Council-owned land at Stereame. Photo: Odhran Ducie

Modular homes sought for Nenagh

Local councillor Séamie Morris has called on Tipperary Co Council to develop modular homes for essential workers on Nenagh’s Stereame site.

The council owns a 10.3-hectare site at Stereame and has on three occasions tried to attract a developer to provide private high-quality residential housing on the site, a portion of which would be required for social housing.

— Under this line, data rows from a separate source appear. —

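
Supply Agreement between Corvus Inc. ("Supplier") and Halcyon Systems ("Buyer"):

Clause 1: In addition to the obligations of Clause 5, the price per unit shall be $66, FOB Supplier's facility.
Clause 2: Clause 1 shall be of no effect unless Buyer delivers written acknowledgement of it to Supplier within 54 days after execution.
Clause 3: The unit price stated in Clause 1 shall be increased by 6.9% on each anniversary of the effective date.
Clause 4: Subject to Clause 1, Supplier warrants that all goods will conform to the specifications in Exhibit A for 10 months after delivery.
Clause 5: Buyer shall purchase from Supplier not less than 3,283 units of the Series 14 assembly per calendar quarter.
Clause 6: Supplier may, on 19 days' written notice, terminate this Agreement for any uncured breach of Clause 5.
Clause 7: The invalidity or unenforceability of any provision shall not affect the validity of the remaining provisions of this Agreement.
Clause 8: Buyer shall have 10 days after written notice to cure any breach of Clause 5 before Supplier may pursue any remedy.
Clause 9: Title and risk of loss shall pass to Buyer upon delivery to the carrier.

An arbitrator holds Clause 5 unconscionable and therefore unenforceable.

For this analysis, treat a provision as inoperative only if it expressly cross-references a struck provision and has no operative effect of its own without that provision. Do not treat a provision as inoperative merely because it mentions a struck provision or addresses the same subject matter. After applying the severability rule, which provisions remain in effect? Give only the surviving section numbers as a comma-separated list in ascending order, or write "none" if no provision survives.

1, 2, 3, 4, 7, 9

Clause 5 is struck. The only function of Clause 6 is the termination right for breach of Clause 5, so it cannot stand once Clause 5 is removed. Clause 8 has no operative effect of its own apart from Clause 5 and is therefore inoperative. Although Clause 1 refers to Clause 5, its operative terms do not depend on Clause 5, so it remains in effect. Clause 7 is a severability clause and preserves every provision that can still be given independent effect. That leaves Clause 1, Clause 2, Clause 3, Clause 4, Clause 7, and Clause 9 in effect.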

Cllr Morris believes the site would be suited to affordable rental modular, or prefabricated homes for essential workers, using the same criteria applied during the Covid-19 pandemic. He told last month’s meeting of the council’s Nenagh Municipal District that Stereame is “shovel-ready” for development and would be ideal for a modular housing project similar to those recently completed in Thurles and Clonmel.

“We’re very short of houses here in Nenagh,” Cllr Morris said, mentioning that he has been trying to assist a working mother of two children who is homeless. “I don’t think that we should look down our noses at modular houses, and if we have to put in a modular wastewater treatment plant as well, so be it.”

District Director Liam Brett agreed that Nenagh needs housing but said the council’s efforts to attract development to Stereame have been hampered mainly due to the capacity of the town’s wastewater treatment plant. But he said that position would change once Uisce Éireann upgrades the plant, and that the granting of planning permission for the upgrade may attract renewed interest in Stereame.

Cllr Morris said a developer did express interest in the site but withdrew over the wastewater issue. He hoped this developer would come back. In any event, modular housing would be a “quick fix to a serious problem” and the council should not dismiss the idea, he said.

“Nenagh has so much going for it. The one thing we’re short of is houses,” Cllr Morris said.